A finished artwork could be said to be a representation in itself. Regardless of it’s intentions or intended effects upon an audience, artworks can’t help but be, at their core, outcomes. For better or worse, they happen to be records of all the bad drawings, books read, shows visited and unfulfilled ideas that go into a sustained, developing artistic career.


Of course, if we weren’t living through a world health pandemic, physically showing artworks (as tangible evidence of artist’s practises) would be a direct and effective way of communicating with an audience. As we are unable to do so, the need to represent one’s practise becomes more pressing and in many ways more demanding. Whereas, for many, the representations of practise beyond the finished artwork was an after thought, it is now essential. Our website aims to identify and explore ways in which artists may choose to communicate their artwork and the broader processes of conceptualising and making.

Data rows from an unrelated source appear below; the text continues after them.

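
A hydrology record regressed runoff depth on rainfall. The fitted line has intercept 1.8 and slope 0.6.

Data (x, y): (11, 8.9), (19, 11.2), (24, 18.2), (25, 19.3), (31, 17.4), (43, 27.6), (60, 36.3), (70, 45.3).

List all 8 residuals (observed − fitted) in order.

0.5, -2, 2, 2.5, -3, 0, -1.5, 1.5

x=11: ŷ = 1.8 + 0.6·11 = 8.4; e = 8.9 − 8.4 = 0.5
x=19: ŷ = 1.8 + 0.6·19 = 13.2; e = 11.2 − 13.2 = -2
x=24: ŷ = 1.8 + 0.6·24 = 16.2; e = 18.2 − 16.2 = 2
x=25: ŷ = 1.8 + 0.6·25 = 16.8; e = 19.3 − 16.8 = 2.5
x=31: ŷ = 1.8 + 0.6·31 = 20.4; e = 17.4 − 20.4 = -3
x=43: ŷ = 1.8 + 0.6·43 = 27.6; e = 27.6 − 27.6 = 0
x=60: ŷ = 1.8 + 0.6·60 = 37.8; e = 36.3 − 37.8 = -1.5
x=70: ŷ = 1.8 + 0.6·70 = 43.8; e = 45.3 − 43.8 = 1.5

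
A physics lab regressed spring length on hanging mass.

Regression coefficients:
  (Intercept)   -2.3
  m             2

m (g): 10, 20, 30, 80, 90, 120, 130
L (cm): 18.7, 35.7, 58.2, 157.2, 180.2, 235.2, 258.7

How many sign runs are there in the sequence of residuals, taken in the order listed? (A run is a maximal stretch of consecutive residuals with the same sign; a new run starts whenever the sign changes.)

7 runs

m=10: L̂ = -2.3 + 2·10 = 17.7; r = 18.7 − 17.7 = 1
m=20: L̂ = -2.3 + 2·20 = 37.7; r = 35.7 − 37.7 = -2
m=30: L̂ = -2.3 + 2·30 = 57.7; r = 58.2 − 57.7 = 0.5
m=80: L̂ = -2.3 + 2·80 = 157.7; r = 157.2 − 157.7 = -0.5
m=90: L̂ = -2.3 + 2·90 = 177.7; r = 180.2 − 177.7 = 2.5
m=120: L̂ = -2.3 + 2·120 = 237.7; r = 235.2 − 237.7 = -2.5
m=130: L̂ = -2.3 + 2·130 = 257.7; r = 258.7 − 257.7 = 1
Signs: + − + − + − +
Runs: +×1, −×1, +×1, −×1, +×1, −×1, +×1 → 7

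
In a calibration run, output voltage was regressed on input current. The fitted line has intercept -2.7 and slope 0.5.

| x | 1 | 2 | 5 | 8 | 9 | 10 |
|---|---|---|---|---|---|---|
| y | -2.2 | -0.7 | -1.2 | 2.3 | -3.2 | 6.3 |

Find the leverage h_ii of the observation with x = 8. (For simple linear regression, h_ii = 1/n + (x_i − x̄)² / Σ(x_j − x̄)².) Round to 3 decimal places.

x̄ = (1 + 2 + 5 + 8 + 9 + 10)/6 = 5.83333
Σ(x − x̄)² = 23.3611 + 14.6944 + 0.694444 + 4.69444 + 10.0278 + 17.3611 = 70.8333
h = 1/6 + (2.16667)²/70.8333 = 0.166667 + 0.0662745 = 0.233

h = 0.233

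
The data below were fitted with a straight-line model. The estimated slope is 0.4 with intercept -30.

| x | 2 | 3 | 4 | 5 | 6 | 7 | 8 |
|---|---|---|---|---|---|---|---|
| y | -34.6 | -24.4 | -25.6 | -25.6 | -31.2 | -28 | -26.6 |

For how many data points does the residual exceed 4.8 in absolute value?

x=2: ŷ = -30 + 0.4·2 = -29.2; e = -34.6 − (-29.2) = -5.4
x=3: ŷ = -30 + 0.4·3 = -28.8; e = -24.4 − (-28.8) = 4.4
x=4: ŷ = -30 + 0.4·4 = -28.4; e = -25.6 − (-28.4) = 2.8
x=5: ŷ = -30 + 0.4·5 = -28; e = -25.6 − (-28) = 2.4
x=6: ŷ = -30 + 0.4·6 = -27.6; e = -31.2 − (-27.6) = -3.6
x=7: ŷ = -30 + 0.4·7 = -27.2; e = -28 − (-27.2) = -0.8
x=8: ŷ = -30 + 0.4·8 = -26.8; e = -26.6 − (-26.8) = 0.2
|e| > 4.8: x=2 (|e|=5.4) → 1

1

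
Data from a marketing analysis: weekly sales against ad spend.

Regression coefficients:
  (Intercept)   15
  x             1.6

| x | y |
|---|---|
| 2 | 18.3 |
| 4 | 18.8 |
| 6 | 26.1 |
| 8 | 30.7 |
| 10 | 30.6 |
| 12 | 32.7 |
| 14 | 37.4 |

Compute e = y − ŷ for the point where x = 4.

ŷ = 15 + 1.6·4 = 21.4
e = 18.8 − 21.4 = -2.6

e = -2.6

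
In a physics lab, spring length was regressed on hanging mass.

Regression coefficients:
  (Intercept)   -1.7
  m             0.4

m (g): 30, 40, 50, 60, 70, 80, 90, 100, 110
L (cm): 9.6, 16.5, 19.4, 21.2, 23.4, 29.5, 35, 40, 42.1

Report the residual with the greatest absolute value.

m=30: ŷ = -1.7 + 0.4·30 = 10.3; e = 9.6 − 10.3 = -0.7
m=40: ŷ = -1.7 + 0.4·40 = 14.3; e = 16.5 − 14.3 = 2.2
m=50: ŷ = -1.7 + 0.4·50 = 18.3; e = 19.4 − 18.3 = 1.1
m=60: ŷ = -1.7 + 0.4·60 = 22.3; e = 21.2 − 22.3 = -1.1
m=70: ŷ = -1.7 + 0.4·70 = 26.3; e = 23.4 − 26.3 = -2.9
m=80: ŷ = -1.7 + 0.4·80 = 30.3; e = 29.5 − 30.3 = -0.8
m=90: ŷ = -1.7 + 0.4·90 = 34.3; e = 35 − 34.3 = 0.7
m=100: ŷ = -1.7 + 0.4·100 = 38.3; e = 40 − 38.3 = 1.7
m=110: ŷ = -1.7 + 0.4·110 = 42.3; e = 42.1 − 42.3 = -0.2
Largest |e| is 2.9 at m = 70, residual -2.9.

e = -2.9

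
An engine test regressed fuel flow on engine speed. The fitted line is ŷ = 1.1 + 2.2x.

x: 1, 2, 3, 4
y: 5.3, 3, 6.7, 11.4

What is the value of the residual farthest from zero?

x=1: ŷ = 1.1 + 2.2·1 = 3.3; e = 5.3 − 3.3 = 2
x=2: ŷ = 1.1 + 2.2·2 = 5.5; e = 3 − 5.5 = -2.5
x=3: ŷ = 1.1 + 2.2·3 = 7.7; e = 6.7 − 7.7 = -1
x=4: ŷ = 1.1 + 2.2·4 = 9.9; e = 11.4 − 9.9 = 1.5
Largest |e| is 2.5 at x = 2, residual -2.5.

e = -2.5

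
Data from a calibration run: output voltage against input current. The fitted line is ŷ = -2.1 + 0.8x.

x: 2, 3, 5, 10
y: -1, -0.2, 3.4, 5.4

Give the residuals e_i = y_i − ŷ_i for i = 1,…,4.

-0.5, -0.5, 1.5, -0.5

x=2: ŷ = -2.1 + 0.8·2 = -0.5; e = -1 − (-0.5) = -0.5
x=3: ŷ = -2.1 + 0.8·3 = 0.3; e = -0.2 − 0.3 = -0.5
x=5: ŷ = -2.1 + 0.8·5 = 1.9; e = 3.4 − 1.9 = 1.5
x=10: ŷ = -2.1 + 0.8·10 = 5.9; e = 5.4 − 5.9 = -0.5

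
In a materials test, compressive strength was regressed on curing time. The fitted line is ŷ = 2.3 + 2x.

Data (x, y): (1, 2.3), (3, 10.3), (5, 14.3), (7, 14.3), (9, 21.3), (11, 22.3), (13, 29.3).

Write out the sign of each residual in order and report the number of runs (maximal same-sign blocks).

x=1: ŷ = 2.3 + 2·1 = 4.3; r = 2.3 − 4.3 = -2
x=3: ŷ = 2.3 + 2·3 = 8.3; r = 10.3 − 8.3 = 2
x=5: ŷ = 2.3 + 2·5 = 12.3; r = 14.3 − 12.3 = 2
x=7: ŷ = 2.3 + 2·7 = 16.3; r = 14.3 − 16.3 = -2
x=9: ŷ = 2.3 + 2·9 = 20.3; r = 21.3 − 20.3 = 1
x=11: ŷ = 2.3 + 2·11 = 24.3; r = 22.3 − 24.3 = -2
x=13: ŷ = 2.3 + 2·13 = 28.3; r = 29.3 − 28.3 = 1
Signs: − + + − + − +
Runs: −×1, +×2, −×1, +×1, −×1, +×1 → 6

6 runs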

But why focus so heavily on this idea of representations? Does that not detract from what the artworks themselves are doing? Well, as isolated artists, we’ve been making in isolation. Without the everyday, in-person engagement with each other’s work, it’s only natural that our works may not have anything to do with each other. By organising around how we share and show what we do, we can publicly exhibit together in a way that doesn’t pretend a sense of unity. Instead, we hope the format of our website allows audiences to see clearly the different ways we’ve responded to our own interests, themes and ideas.

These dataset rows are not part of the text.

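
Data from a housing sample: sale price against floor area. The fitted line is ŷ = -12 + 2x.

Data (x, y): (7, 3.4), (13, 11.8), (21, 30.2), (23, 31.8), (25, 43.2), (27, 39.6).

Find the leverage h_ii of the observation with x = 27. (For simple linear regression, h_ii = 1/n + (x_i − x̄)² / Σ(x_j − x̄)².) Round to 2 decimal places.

h = 0.36

x̄ = (7 + 13 + 21 + 23 + 25 + 27)/6 = 19.3333
Σ(x − x̄)² = 152.111 + 40.1111 + 2.77778 + 13.4444 + 32.1111 + 58.7778 = 299.333
h = 1/6 + (7.66667)²/299.333 = 0.166667 + 0.196362 = 0.36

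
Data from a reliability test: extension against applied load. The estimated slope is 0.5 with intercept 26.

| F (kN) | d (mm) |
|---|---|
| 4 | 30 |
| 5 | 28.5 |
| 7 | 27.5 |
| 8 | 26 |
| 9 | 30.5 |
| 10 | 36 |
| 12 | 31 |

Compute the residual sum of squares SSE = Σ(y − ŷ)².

SSE = 50

F=4: ŷ = 26 + 0.5·4 = 28; r = 30 − 28 = 2
F=5: ŷ = 26 + 0.5·5 = 28.5; r = 28.5 − 28.5 = 0
F=7: ŷ = 26 + 0.5·7 = 29.5; r = 27.5 − 29.5 = -2
F=8: ŷ = 26 + 0.5·8 = 30; r = 26 − 30 = -4
F=9: ŷ = 26 + 0.5·9 = 30.5; r = 30.5 − 30.5 = 0
F=10: ŷ = 26 + 0.5·10 = 31; r = 36 − 31 = 5
F=12: ŷ = 26 + 0.5·12 = 32; r = 31 − 32 = -1
SSE = 4 + 0 + 4 + 16 + 0 + 25 + 1 = 50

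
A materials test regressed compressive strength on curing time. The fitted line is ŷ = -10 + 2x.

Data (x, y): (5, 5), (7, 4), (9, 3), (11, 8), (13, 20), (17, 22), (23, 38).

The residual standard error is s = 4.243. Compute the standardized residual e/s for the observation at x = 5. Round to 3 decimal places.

ŷ = -10 + 2·5 = 0
e = 5 − 0 = 5
e/s = 5 / 4.243 = 1.178

1.178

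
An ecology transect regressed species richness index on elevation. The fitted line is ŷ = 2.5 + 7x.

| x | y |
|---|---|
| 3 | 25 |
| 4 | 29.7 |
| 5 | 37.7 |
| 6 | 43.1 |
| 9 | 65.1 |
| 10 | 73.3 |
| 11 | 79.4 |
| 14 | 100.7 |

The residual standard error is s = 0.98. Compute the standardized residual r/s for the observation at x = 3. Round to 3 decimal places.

1.531

ŷ = 2.5 + 7·3 = 23.5
r = 25 − 23.5 = 1.5
r/s = 1.5 / 0.98 = 1.531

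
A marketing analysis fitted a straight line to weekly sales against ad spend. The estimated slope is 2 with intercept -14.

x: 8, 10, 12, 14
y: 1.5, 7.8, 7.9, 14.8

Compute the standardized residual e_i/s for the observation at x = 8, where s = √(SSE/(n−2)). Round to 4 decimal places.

x=8: ŷ = -14 + 2·8 = 2; e = 1.5 − 2 = -0.5
x=10: ŷ = -14 + 2·10 = 6; e = 7.8 − 6 = 1.8
x=12: ŷ = -14 + 2·12 = 10; e = 7.9 − 10 = -2.1
x=14: ŷ = -14 + 2·14 = 14; e = 14.8 − 14 = 0.8
SSE = 0.25 + 3.24 + 4.41 + 0.64 = 8.54
s = √(8.54/2) = 2.0664
e/s = -0.5 / 2.0664 = -0.2420

-0.2420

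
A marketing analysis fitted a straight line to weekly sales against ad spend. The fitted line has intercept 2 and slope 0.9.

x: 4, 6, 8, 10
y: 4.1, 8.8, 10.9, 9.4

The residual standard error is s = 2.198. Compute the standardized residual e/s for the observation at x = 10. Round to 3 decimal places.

ŷ = 2 + 0.9·10 = 11
e = 9.4 − 11 = -1.6
e/s = -1.6 / 2.198 = -0.728

-0.728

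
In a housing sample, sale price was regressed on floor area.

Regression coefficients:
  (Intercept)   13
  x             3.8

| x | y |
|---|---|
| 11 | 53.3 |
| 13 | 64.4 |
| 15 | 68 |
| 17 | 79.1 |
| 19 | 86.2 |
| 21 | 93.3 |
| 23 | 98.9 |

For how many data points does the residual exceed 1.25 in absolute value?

x=11: ŷ = 13 + 3.8·11 = 54.8; e = 53.3 − 54.8 = -1.5
x=13: ŷ = 13 + 3.8·13 = 62.4; e = 64.4 − 62.4 = 2
x=15: ŷ = 13 + 3.8·15 = 70; e = 68 − 70 = -2
x=17: ŷ = 13 + 3.8·17 = 77.6; e = 79.1 − 77.6 = 1.5
x=19: ŷ = 13 + 3.8·19 = 85.2; e = 86.2 − 85.2 = 1
x=21: ŷ = 13 + 3.8·21 = 92.8; e = 93.3 − 92.8 = 0.5
x=23: ŷ = 13 + 3.8·23 = 100.4; e = 98.9 − 100.4 = -1.5
|e| > 1.25: x=11 (|e|=1.5), x=13 (|e|=2), x=15 (|e|=2), x=17 (|e|=1.5), x=23 (|e|=1.5) → 5

5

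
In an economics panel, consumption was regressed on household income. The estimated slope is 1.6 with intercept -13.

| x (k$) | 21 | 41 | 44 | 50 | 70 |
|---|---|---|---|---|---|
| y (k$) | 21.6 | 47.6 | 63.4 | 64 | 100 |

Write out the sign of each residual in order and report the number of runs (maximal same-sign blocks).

x=21: ŷ = -13 + 1.6·21 = 20.6; r = 21.6 − 20.6 = 1
x=41: ŷ = -13 + 1.6·41 = 52.6; r = 47.6 − 52.6 = -5
x=44: ŷ = -13 + 1.6·44 = 57.4; r = 63.4 − 57.4 = 6
x=50: ŷ = -13 + 1.6·50 = 67; r = 64 − 67 = -3
x=70: ŷ = -13 + 1.6·70 = 99; r = 100 − 99 = 1
Signs: + − + − +
Runs: +×1, −×1, +×1, −×1, +×1 → 5

5 runs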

While we are a varied collection of makers and thinkers, I do think that there are impulses and gestures which, although expressed differently, can start to be teased out when looking at our work in this way. I start to see a shared emotive sense and preoccupations with the personal and individual. Maybe you’ll see things differently.

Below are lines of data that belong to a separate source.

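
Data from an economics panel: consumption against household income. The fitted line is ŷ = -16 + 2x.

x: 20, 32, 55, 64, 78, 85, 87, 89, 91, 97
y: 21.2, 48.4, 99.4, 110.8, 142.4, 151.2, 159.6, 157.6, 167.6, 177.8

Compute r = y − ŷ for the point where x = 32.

r = 0.4

ŷ = -16 + 2·32 = 48
r = 48.4 − 48 = 0.4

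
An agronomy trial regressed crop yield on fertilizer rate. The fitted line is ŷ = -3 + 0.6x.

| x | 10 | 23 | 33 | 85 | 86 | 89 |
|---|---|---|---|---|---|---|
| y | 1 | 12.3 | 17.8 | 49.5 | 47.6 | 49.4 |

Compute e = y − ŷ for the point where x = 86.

ŷ = -3 + 0.6·86 = 48.6
e = 47.6 − 48.6 = -1

e = -1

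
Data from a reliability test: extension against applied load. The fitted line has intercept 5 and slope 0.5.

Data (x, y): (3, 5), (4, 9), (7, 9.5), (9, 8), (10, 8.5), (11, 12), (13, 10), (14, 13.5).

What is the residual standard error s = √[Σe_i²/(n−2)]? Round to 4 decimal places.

s = 1.7559

x=3: ŷ = 5 + 0.5·3 = 6.5; e = 5 − 6.5 = -1.5
x=4: ŷ = 5 + 0.5·4 = 7; e = 9 − 7 = 2
x=7: ŷ = 5 + 0.5·7 = 8.5; e = 9.5 − 8.5 = 1
x=9: ŷ = 5 + 0.5·9 = 9.5; e = 8 − 9.5 = -1.5
x=10: ŷ = 5 + 0.5·10 = 10; e = 8.5 − 10 = -1.5
x=11: ŷ = 5 + 0.5·11 = 10.5; e = 12 − 10.5 = 1.5
x=13: ŷ = 5 + 0.5·13 = 11.5; e = 10 − 11.5 = -1.5
x=14: ŷ = 5 + 0.5·14 = 12; e = 13.5 − 12 = 1.5
SSE = 2.25 + 4 + 1 + 2.25 + 2.25 + 2.25 + 2.25 + 2.25 = 18.5
s = √(18.5/6) = √3.08333 ≈ 1.7559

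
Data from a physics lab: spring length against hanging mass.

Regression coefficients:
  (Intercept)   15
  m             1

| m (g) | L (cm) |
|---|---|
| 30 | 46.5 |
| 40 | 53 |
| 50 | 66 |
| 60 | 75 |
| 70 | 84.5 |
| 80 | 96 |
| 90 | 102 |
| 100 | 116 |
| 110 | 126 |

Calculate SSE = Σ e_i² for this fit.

m=30: L̂ = 15 + 30 = 45; e = 46.5 − 45 = 1.5
m=40: L̂ = 15 + 40 = 55; e = 53 − 55 = -2
m=50: L̂ = 15 + 50 = 65; e = 66 − 65 = 1
m=60: L̂ = 15 + 60 = 75; e = 75 − 75 = 0
m=70: L̂ = 15 + 70 = 85; e = 84.5 − 85 = -0.5
m=80: L̂ = 15 + 80 = 95; e = 96 − 95 = 1
m=90: L̂ = 15 + 90 = 105; e = 102 − 105 = -3
m=100: L̂ = 15 + 100 = 115; e = 116 − 115 = 1
m=110: L̂ = 15 + 110 = 125; e = 126 − 125 = 1
SSE = 2.25 + 4 + 1 + 0 + 0.25 + 1 + 9 + 1 + 1 = 19.5

SSE = 19.5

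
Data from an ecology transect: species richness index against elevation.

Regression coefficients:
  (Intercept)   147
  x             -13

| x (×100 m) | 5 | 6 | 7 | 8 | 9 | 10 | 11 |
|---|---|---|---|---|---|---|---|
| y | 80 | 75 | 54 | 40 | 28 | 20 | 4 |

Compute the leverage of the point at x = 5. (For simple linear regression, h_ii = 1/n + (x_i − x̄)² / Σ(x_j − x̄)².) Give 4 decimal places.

h = 0.4643

x̄ = (5 + 6 + 7 + 8 + 9 + 10 + 11)/7 = 8
Σ(x − x̄)² = 9 + 4 + 1 + 0 + 1 + 4 + 9 = 28
h = 1/7 + (-3)²/28 = 0.142857 + 0.321429 = 0.4643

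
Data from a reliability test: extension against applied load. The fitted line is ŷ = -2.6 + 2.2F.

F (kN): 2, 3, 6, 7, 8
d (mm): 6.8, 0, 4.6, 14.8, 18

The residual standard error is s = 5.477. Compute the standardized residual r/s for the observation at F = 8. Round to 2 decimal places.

ŷ = -2.6 + 2.2·8 = 15
r = 18 − 15 = 3
r/s = 3 / 5.477 = 0.55

0.55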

The whole ethos behind this project has been towards accepting our individuality as makers, while finding a common ground. By organising into media type, we’re able to see those differences clearly, but are also able to tease out similarities. I hope that this engagement with the act of representing- through still photos, moving image and written text, may also speak to a wider context wherein ‘the original’ has been forcibly devalued in favour of the 'reproduction'.


This website hosts 8 artists. We haven’t always known what each other have been making or responding to. What we do have in common is that we are all reacting to ‘X Y and Z’.